The opening is thus a series of quiet moves by both sides, interspersed with maybe a capture trade or two, until one player (usually P1) tries to "cash in" on their potential and make a series of threats toward pente. This quiet move occurred well into the middlegame, however. I was able to get away with it because as I said in the analysis, your stones had insufficient offensive coordination, so I could afford to take the time to build up my structure before the final attack, as opposed to "cashing in" by playing, say, J11 immediately, which probably still works but is harder.

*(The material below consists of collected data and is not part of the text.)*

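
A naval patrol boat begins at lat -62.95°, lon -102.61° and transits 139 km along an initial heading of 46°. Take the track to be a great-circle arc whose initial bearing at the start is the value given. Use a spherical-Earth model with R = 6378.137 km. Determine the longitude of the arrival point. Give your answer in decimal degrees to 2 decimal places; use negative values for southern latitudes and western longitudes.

δ = 139/6378.137 = 0.021793 rad (1.2487°).
Converting: φ₁ = -1.098685 rad, θ = 0.802851 rad.
sin φ₂ = sin φ₁ cos δ + cos φ₁ sin δ cos θ = (-0.890610)(0.999763) + (0.454768)(0.021791)(0.694658) = -0.883514
φ₂ = asin(-0.883514) = -1.083313 rad = -62.07°.
Δλ = atan2( sin θ sin δ cos φ₁ , cos δ − sin φ₁ sin φ₂ ) = atan2(0.007129, 0.212896) = 0.033472 rad = 1.92°.
λ₂ = λ₁ + Δλ = -100.69°.

longitude -100.69°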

I've been planning on writing a post one day about the right and wrong time to cash in. It's one thing that I see a lot of intermediate players mess up on: they play a building move when they absolutely need to cash in, or they try to cash in before their structure is strong enough, and so all they do is give their opponent more stones on the board for the inevitable counterattack once their initiative runs out.

wmbekking

Posts: 5
Registered: Aug 30, 2018
From: Ottawa
Re: Game: karlw vs. wmbekking 05/17/2019
Posted: May 24, 2019, 11:45 PM

That would be great if you would do that. Because you advanced players seem to cash in early whereas I always thought you don't make an open three until you think you can keep the initiative to a win.